Bergoglio, desde o começo do seu pontificado, mostrou que o seu adversário era a economia que mata, a idolatria do dinheiro, a globalização da indiferença perante um mundo onde se cava, dia-a-dia, um abismo entre os poucos muito ricos e os muitos muito pobres.

Não era conversa ideológica, como a direita gosta de sublinhar. O último número da revista Além-Mar [1] destaca que, no mês passado, a ONG Oxfam divulgou os últimos dados sobre a desigualdade. Nos últimos cinco anos, o património dos 62 multibilionários do planeta aumentou 44%. Simultaneamente, os rendimentos das camadas mais pobres da população caiu 41%. No ano passado, a riqueza acumulada por 1% da população mundial superou a dos restantes 99%.

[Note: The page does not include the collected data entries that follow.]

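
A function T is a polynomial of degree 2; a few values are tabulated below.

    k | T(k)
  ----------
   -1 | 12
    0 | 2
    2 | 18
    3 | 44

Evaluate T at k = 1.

Write T(k) = ak² + bk + c; the 4 given values yield a linear system in the 3 coefficients.
Solving, T(k) = 6k² - 4k + 2.
Then T(1) = 4.

4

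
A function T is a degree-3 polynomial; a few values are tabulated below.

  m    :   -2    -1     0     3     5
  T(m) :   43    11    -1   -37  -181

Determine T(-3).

107

Write T(m) = am³ + bm² + cm + d; the 5 given values yield a linear system in the 4 coefficients.
Solving, T(m) = -2m³ + 4m² - 6m - 1.
Then T(-3) = 107.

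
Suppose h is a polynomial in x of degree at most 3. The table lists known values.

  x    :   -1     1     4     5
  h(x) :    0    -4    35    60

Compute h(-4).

51

Write h(x) = ax³ + bx² + cx + d; the 4 given values yield a linear system in the 4 coefficients.
Solving, the leading coefficient vanishes, and h(x) = 3x² - 2x - 5.
Then h(-4) = 51.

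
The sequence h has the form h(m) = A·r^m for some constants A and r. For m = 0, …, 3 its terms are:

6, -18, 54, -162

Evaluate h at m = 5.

-1458

Consecutive ratio: -18/6 = -3, and 54/(-18) = -3, so r = -3.
Then A·(-3)^0 = 6 gives A = 6, and h(m) = 6·(-3)^m.
h(5) = 6·(-3)^5 = -1458.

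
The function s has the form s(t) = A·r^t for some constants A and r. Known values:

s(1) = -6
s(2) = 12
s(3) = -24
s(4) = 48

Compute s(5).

Consecutive ratio: 12/(-6) = -2, and -24/12 = -2, so r = -2.
Then A·(-2)^1 = -6 gives A = 3, and s(t) = 3·(-2)^t.
s(5) = 3·(-2)^5 = -96.

-96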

O Sumo Pontífice, na Mensagem aos participantes na 46.ª edição do Fórum Económico Mundial, pediu aos responsáveis internacionais: “dêem vida a novos modelos empresariais que, ao promoverem o desenvolvimento de tecnologias avançadas, sejam também capazes de as utilizar para criar um trabalho digno para todos, apoiar e consolidar os direitos sociais e proteger o meio ambiente”.

3. A reforma da Cúria não é uma operação estética. Destina-se a dar um sinal concreto que só uma Igreja em reforma permanente poderá estar livre para ver o mundo a partir dos excluídos. As periferias existenciais deviam ser o centro das igrejas. Nesta opção, o Papa estava, apenas, a seguir a direcção que Jesus Cristo tomou há dois mil anos: descobrir a presença do Reino de Deus entre os excluídos, colocar o centro na periferia. Agora, porém, reconduzem-se as pessoas para dentro das igrejas. Não é uma Igreja de saída, mas de reentrada para a adoração da Reserva Eucarística, minando a simbólica da partilha de uma refeição. Jesus Cristo exposto nas vidas abandonadas na solidão, na doença, na miséria é substituído por algumas horas de adoração do Santíssimo exposto.

Observei-lhe que, na Igreja, há muitos carismas, muitas espiritualidades e nem tudo pode ser reduzido ao social. A mística não é abandono. Vê mais fundo e mais longe. Resposta: é com essas e outras semelhantes que se troca o Evangelho por uma colecção de devoções que Cristo não tinha nem recomendou.